How do I find a rotation that brings this equation of a cone to standard axes? UNDERGRAD LINEAR ALGEBRA~
I'm really bad at this alternate coordinate stuff because I missed the last bit of classes and that's when we did change of bases. I know for a vector in standard basis $\bar{x}$ we can find a representation for the same thing in a base $B$, denoted $[\bar{x}]_B$ by finding $\bar{C}[\bar{x}]_b = \bar{x}$. So far practice problems have been simple manipulations of matrices, so I'm not sure how to approach this problem:
A conic in the xy coordinate system is $5x^2 -2\sqrt{3}xy+7y^2 = 16$. Find a rotation of coordinates that bring it to standard form. What is the matrix of this rotation? What is the cosine of the angle of the rotation? (this part I can probably do after getting started).

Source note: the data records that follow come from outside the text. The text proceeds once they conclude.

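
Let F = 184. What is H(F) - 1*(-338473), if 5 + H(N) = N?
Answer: 338652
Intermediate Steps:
H(N) = -5 + N
H(F) - 1*(-338473) = (-5 + 184) - 1*(-338473) = 179 + 338473 = 338652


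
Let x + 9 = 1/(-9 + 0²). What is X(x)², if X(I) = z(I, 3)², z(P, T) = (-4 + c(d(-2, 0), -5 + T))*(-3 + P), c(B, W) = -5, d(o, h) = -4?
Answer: 141158161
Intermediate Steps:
x = -82/9 (x = -9 + 1/(-9 + 0²) = -9 + 1/(-9 + 0) = -9 + 1/(-9) = -9 - ⅑ = -82/9 ≈ -9.1111)
z(P, T) = 27 - 9*P (z(P, T) = (-4 - 5)*(-3 + P) = -9*(-3 + P) = 27 - 9*P)
X(I) = (27 - 9*I)²
X(x)² = (81*(3 - 1*(-82/9))²)² = (81*(3 + 82/9)²)² = (81*(109/9)²)² = (81*(11881/81))² = 11881² = 141158161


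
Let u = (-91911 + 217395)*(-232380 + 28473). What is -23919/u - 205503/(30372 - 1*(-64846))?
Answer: -876369424035437/406058208207564 ≈ -2.1582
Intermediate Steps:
u = -25587065988 (u = 125484*(-203907) = -25587065988)
-23919/u - 205503/(30372 - 1*(-64846)) = -23919/(-25587065988) - 205503/(30372 - 1*(-64846)) = -23919*(-1/25587065988) - 205503/(30372 + 64846) = 7973/8529021996 - 205503/95218 = -876369424035437/406058208207564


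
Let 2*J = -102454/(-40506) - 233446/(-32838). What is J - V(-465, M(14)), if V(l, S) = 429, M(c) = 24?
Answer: -47018181829/110844669 ≈ -424.18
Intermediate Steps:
J = 534181172/110844669 (J = (-102454/(-40506) - 233446/(-32838))/2 = (-102454*(-1/40506) - 233446*(-1/32838))/2 = (51227/20253 + 116723/16419)/2 = (½)*(1068362344/110844669) = 534181172/110844669 ≈ 4.8192)
J - V(-465, M(14)) = 534181172/110844669 - 1*429 = 534181172/110844669 - 429 = -47018181829/110844669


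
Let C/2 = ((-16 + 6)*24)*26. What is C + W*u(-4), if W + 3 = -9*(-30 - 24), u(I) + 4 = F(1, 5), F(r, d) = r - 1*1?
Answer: -14412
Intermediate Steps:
F(r, d) = -1 + r (F(r, d) = r - 1 = -1 + r)
u(I) = -4 (u(I) = -4 + (-1 + 1) = -4 + 0 = -4)
C = -12480 (C = 2*(((-16 + 6)*24)*26) = 2*(-10*24*26) = 2*(-240*26) = 2*(-6240) = -12480)
W = 483 (W = -3 - 9*(-30 - 24) = -3 - 9*(-54) = -3 + 486 = 483)
C + W*u(-4) = -12480 + 483*(-4) = -12480 - 1932 = -14412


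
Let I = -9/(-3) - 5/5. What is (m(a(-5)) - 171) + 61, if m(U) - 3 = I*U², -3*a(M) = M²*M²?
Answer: 780287/9 ≈ 86699.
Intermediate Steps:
I = 2 (I = -9*(-⅓) - 5*⅕ = 3 - 1 = 2)
a(M) = -M⁴/3 (a(M) = -M²*M²/3 = -M⁴/3)
m(U) = 3 + 2*U²
(m(a(-5)) - 171) + 61 = ((3 + 2*(-⅓*(-5)⁴)²) - 171) + 61 = ((3 + 2*(-⅓*625)²) - 171) + 61 = ((3 + 2*(-625/3)²) - 171) + 61 = ((3 + 2*(390625/9)) - 171) + 61 = ((3 + 781250/9) - 171) + 61 = (781277/9 - 171) + 61 = 779738/9 + 61 = 780287/9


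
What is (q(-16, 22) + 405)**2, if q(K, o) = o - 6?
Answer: 177241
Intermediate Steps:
q(K, o) = -6 + o
(q(-16, 22) + 405)**2 = ((-6 + 22) + 405)**2 = (16 + 405)**2 = 421**2 = 177241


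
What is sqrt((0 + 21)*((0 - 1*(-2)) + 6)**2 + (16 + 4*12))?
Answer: 8*sqrt(22) ≈ 37.523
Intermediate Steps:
sqrt((0 + 21)*((0 - 1*(-2)) + 6)**2 + (16 + 4*12)) = sqrt(21*((0 + 2) + 6)**2 + (16 + 48)) = sqrt(21*(2 + 6)**2 + 64) = sqrt(21*8**2 + 64) = sqrt(21*64 + 64) = sqrt(1344 + 64) = sqrt(1408) = 8*sqrt(22)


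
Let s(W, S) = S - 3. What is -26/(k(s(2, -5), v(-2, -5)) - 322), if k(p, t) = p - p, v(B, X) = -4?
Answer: 13/161 ≈ 0.080745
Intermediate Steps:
s(W, S) = -3 + S
k(p, t) = 0
-26/(k(s(2, -5), v(-2, -5)) - 322) = -26/(0 - 322) = -26/(-322) = -1/322*(-26) = 13/161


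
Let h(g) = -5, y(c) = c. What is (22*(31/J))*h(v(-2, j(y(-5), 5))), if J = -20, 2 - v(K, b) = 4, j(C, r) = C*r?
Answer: 341/2 ≈ 170.50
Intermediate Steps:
v(K, b) = -2 (v(K, b) = 2 - 1*4 = 2 - 4 = -2)
(22*(31/J))*h(v(-2, j(y(-5), 5))) = (22*(31/(-20)))*(-5) = (22*(31*(-1/20)))*(-5) = (22*(-31/20))*(-5) = -341/10*(-5) = 341/2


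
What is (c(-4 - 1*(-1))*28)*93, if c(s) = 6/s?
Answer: -5208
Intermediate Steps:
(c(-4 - 1*(-1))*28)*93 = ((6/(-4 - 1*(-1)))*28)*93 = ((6/(-4 + 1))*28)*93 = ((6/(-3))*28)*93 = ((6*(-⅓))*28)*93 = -2*28*93 = -56*93 = -5208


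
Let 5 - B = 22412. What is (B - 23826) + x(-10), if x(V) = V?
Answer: -46243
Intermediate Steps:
B = -22407 (B = 5 - 1*22412 = 5 - 22412 = -22407)
(B - 23826) + x(-10) = (-22407 - 23826) - 10 = -46233 - 10 = -46243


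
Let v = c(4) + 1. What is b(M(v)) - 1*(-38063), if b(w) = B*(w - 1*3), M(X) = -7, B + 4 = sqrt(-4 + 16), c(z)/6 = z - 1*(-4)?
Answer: 38103 - 20*sqrt(3) ≈ 38068.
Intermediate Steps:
c(z) = 24 + 6*z (c(z) = 6*(z - 1*(-4)) = 6*(z + 4) = 6*(4 + z) = 24 + 6*z)
B = -4 + 2*sqrt(3) (B = -4 + sqrt(-4 + 16) = -4 + sqrt(12) = -4 + 2*sqrt(3) ≈ -0.53590)
v = 49 (v = (24 + 6*4) + 1 = (24 + 24) + 1 = 48 + 1 = 49)
b(w) = (-4 + 2*sqrt(3))*(-3 + w) (b(w) = (-4 + 2*sqrt(3))*(w - 1*3) = (-4 + 2*sqrt(3))*(w - 3) = (-4 + 2*sqrt(3))*(-3 + w))
b(M(v)) - 1*(-38063) = -2*(-3 - 7)*(2 - sqrt(3)) - 1*(-38063) = -2*(-10)*(2 - sqrt(3)) + 38063 = (40 - 20*sqrt(3)) + 38063 = 38103 - 20*sqrt(3)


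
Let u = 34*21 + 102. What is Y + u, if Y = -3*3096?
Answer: -8472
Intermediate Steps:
u = 816 (u = 714 + 102 = 816)
Y = -9288
Y + u = -9288 + 816 = -8472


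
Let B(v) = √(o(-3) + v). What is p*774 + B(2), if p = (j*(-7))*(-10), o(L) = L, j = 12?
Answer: 650160 + I ≈ 6.5016e+5 + 1.0*I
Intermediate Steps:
B(v) = √(-3 + v)
p = 840 (p = (12*(-7))*(-10) = -84*(-10) = 840)
p*774 + B(2) = 840*774 + √(-3 + 2) = 650160 + √(-1) = 650160 + I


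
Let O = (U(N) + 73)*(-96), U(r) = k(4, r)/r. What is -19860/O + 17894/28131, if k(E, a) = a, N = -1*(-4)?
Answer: 57150053/16653552 ≈ 3.4317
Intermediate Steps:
N = 4
U(r) = 1 (U(r) = r/r = 1)
O = -7104 (O = (1 + 73)*(-96) = 74*(-96) = -7104)
-19860/O + 17894/28131 = -19860/(-7104) + 17894/28131 = -19860*(-1/7104) + 17894*(1/28131) = 1655/592 + 17894/28131 = 57150053/16653552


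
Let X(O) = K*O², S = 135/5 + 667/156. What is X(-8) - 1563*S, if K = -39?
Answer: -2671751/52 ≈ -51380.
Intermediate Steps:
S = 4879/156 (S = 135*(⅕) + 667*(1/156) = 27 + 667/156 = 4879/156 ≈ 31.276)
X(O) = -39*O²
X(-8) - 1563*S = -39*(-8)² - 1563*4879/156 = -39*64 - 2541959/52 = -2496 - 2541959/52 = -2671751/52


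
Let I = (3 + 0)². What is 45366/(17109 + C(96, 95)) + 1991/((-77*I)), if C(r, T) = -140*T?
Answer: 2168629/239967 ≈ 9.0372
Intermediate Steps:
I = 9 (I = 3² = 9)
45366/(17109 + C(96, 95)) + 1991/((-77*I)) = 45366/(17109 - 140*95) + 1991/((-77*9)) = 45366/(17109 - 13300) + 1991/(-693) = 45366/3809 + 1991*(-1/693) = 45366*(1/3809) - 181/63 = 45366/3809 - 181/63 = 2168629/239967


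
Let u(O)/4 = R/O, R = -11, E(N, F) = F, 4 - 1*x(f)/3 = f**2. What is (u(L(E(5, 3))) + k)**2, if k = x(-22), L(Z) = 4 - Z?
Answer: 2202256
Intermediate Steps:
x(f) = 12 - 3*f**2
k = -1440 (k = 12 - 3*(-22)**2 = 12 - 3*484 = 12 - 1452 = -1440)
u(O) = -44/O (u(O) = 4*(-11/O) = -44/O)
(u(L(E(5, 3))) + k)**2 = (-44/(4 - 1*3) - 1440)**2 = (-44/(4 - 3) - 1440)**2 = (-44/1 - 1440)**2 = (-44*1 - 1440)**2 = (-44 - 1440)**2 = (-1484)**2 = 2202256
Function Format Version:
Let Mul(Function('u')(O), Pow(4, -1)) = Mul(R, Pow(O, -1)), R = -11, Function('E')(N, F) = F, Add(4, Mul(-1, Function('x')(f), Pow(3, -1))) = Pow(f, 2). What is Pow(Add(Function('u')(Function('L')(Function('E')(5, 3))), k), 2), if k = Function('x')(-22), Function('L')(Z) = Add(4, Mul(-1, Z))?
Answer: 2202256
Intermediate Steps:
Function('x')(f) = Add(12, Mul(-3, Pow(f, 2)))
k = -1440 (k = Add(12, Mul(-3, Pow(-22, 2))) = Add(12, Mul(-3, 484)) = Add(12, -1452) = -1440)
Function('u')(O) = Mul(-44, Pow(O, -1)) (Function('u')(O) = Mul(4, Mul(-11, Pow(O, -1))) = Mul(-44, Pow(O, -1)))
Pow(Add(Function('u')(Function('L')(Function('E')(5, 3))), k), 2) = Pow(Add(Mul(-44, Pow(Add(4, Mul(-1, 3)), -1)), -1440), 2) = Pow(Add(Mul(-44, Pow(Add(4, -3), -1)), -1440), 2) = Pow(Add(Mul(-44, Pow(1, -1)), -1440), 2) = Pow(Add(Mul(-44, 1), -1440), 2) = Pow(Add(-44, -1440), 2) = Pow(-1484, 2) = 2202256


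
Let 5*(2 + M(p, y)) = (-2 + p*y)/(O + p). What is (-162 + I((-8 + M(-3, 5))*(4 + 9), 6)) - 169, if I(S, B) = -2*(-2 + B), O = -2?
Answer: -339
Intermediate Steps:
M(p, y) = -2 + (-2 + p*y)/(5*(-2 + p)) (M(p, y) = -2 + ((-2 + p*y)/(-2 + p))/5 = -2 + (-2 + p*y)/(5*(-2 + p)))
I(S, B) = 4 - 2*B
(-162 + I((-8 + M(-3, 5))*(4 + 9), 6)) - 169 = (-162 + (4 - 2*6)) - 169 = (-162 + (4 - 12)) - 169 = (-162 - 8) - 169 = -170 - 169 = -339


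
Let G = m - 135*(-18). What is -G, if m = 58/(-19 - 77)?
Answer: -116611/48 ≈ -2429.4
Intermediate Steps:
m = -29/48 (m = 58/(-96) = 58*(-1/96) = -29/48 ≈ -0.60417)
G = 116611/48 (G = -29/48 - 135*(-18) = -29/48 + 2430 = 116611/48 ≈ 2429.4)
-G = -1*116611/48 = -116611/48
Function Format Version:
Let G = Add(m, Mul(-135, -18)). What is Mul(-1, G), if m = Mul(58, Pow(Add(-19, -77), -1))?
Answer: Rational(-116611, 48) ≈ -2429.4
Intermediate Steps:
m = Rational(-29, 48) (m = Mul(58, Pow(-96, -1)) = Mul(58, Rational(-1, 96)) = Rational(-29, 48) ≈ -0.60417)
G = Rational(116611, 48) (G = Add(Rational(-29, 48), Mul(-135, -18)) = Add(Rational(-29, 48), 2430) = Rational(116611, 48) ≈ 2429.4)
Mul(-1, G) = Mul(-1, Rational(116611, 48)) = Rational(-116611, 48)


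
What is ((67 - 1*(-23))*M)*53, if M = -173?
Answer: -825210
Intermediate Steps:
((67 - 1*(-23))*M)*53 = ((67 - 1*(-23))*(-173))*53 = ((67 + 23)*(-173))*53 = (90*(-173))*53 = -15570*53 = -825210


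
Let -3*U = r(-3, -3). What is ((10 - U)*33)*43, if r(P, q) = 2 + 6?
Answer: 17974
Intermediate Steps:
r(P, q) = 8
U = -8/3 (U = -⅓*8 = -8/3 ≈ -2.6667)
((10 - U)*33)*43 = ((10 - 1*(-8/3))*33)*43 = ((10 + 8/3)*33)*43 = ((38/3)*33)*43 = 418*43 = 17974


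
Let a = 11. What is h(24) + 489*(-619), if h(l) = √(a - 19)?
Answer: -302691 + 2*I*√2 ≈ -3.0269e+5 + 2.8284*I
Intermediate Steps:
h(l) = 2*I*√2 (h(l) = √(11 - 19) = √(-8) = 2*I*√2)
h(24) + 489*(-619) = 2*I*√2 + 489*(-619) = 2*I*√2 - 302691 = -302691 + 2*I*√2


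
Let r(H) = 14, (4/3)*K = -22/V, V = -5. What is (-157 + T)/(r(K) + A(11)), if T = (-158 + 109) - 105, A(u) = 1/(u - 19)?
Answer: -2488/111 ≈ -22.414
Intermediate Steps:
K = 33/10 (K = 3*(-22/(-5))/4 = 3*(-22*(-⅕))/4 = (¾)*(22/5) = 33/10 ≈ 3.3000)
A(u) = 1/(-19 + u)
T = -154 (T = -49 - 105 = -154)
(-157 + T)/(r(K) + A(11)) = (-157 - 154)/(14 + 1/(-19 + 11)) = -311/(14 + 1/(-8)) = -311/(14 - ⅛) = -311/111/8 = -311*8/111 = -2488/111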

 A: One straightforward way of doing this is to find a rotation matrix, $\ U\ $, such that the matrix
$$
D=U^\top\pmatrix{5&-\sqrt{3}\\-\sqrt{3}&7}U
$$
is diagonal.  The equation of your conic can be written as
$$
\pmatrix{x&y} \pmatrix{5&-\sqrt{3}\\-\sqrt{3}&7} \pmatrix{x\\y}=16\ ,
$$
so if you define new coordinates $\ x', y'\ $ by
$$
\pmatrix{x',y'}=U^{-1} \pmatrix{x\\y}\ ,
$$
—that is, with respect to axes subjected to the rotation determined by $\ U\ $—then the equation in the  new coordinates is
\begin{align}
16&= \pmatrix{x'&y'}U^\top \pmatrix{5&-\sqrt{3}\\-\sqrt{3}&7} U\pmatrix{x'\\y'}\\
&= \pmatrix{x'&y'}D \pmatrix{x'\\y'}\\
&= d_1x'^2+d_2y'^2\ ,
\end{align}
where $\ d_1, d_2\ $ are the (diagonal) entries of $\ D\ $.
The columns of $\ U\ $ need to be chosen as normalised eigenvectors of the matrix $\  \pmatrix{5&-\sqrt{3}\\-\sqrt{3}&7}\ $, and $\ d_2, d_2\ $ will then be the corresponding eigenvalues.
A: A general rotation matrix has the form $$R=\begin{bmatrix}\cos\theta&-\sin\theta\\\sin\theta&\cos\theta\end{bmatrix},$$ while the equation of the conic can be written as $$\begin{bmatrix}x&y\end{bmatrix} \begin{bmatrix}5&-\sqrt3\\-\sqrt3&7\end{bmatrix} \begin{bmatrix}x\\y\end{bmatrix}=17.$$ Substiuting $(x,y)^T=R^{-1}(x',y')^T$ into the left-hand side of this equation and using $R^{-1}=R^T$ gives $$\begin{bmatrix}x'&y'\end{bmatrix} R\begin{bmatrix}5&-\sqrt3\\-\sqrt3&7\end{bmatrix} R^T \begin{bmatrix}x'\\y'\end{bmatrix} = \begin{bmatrix}x'&y'\end{bmatrix} \begin{bmatrix}6-\cos2\theta+\sqrt3\sin2\theta & -\sqrt3\cos2\theta-\sin2\theta \\ -\sqrt3\cos2\theta-\sin2\theta & 6+\cos2\theta-\sqrt3\sin2\theta\end{bmatrix} \begin{bmatrix}x'\\y'\end{bmatrix}.$$ We want the $x'y'$ term to vanish, so we must have $\sqrt3\cos2\theta+\sin2\theta=0.$ Solve for $\theta$. Note that the rows of the resulting rotation matrix will be eigenvectors of the symmetric matrix associated with the conic, but there’s no need to go through the usual eigenvector/eigenvalue computation to solve this problem.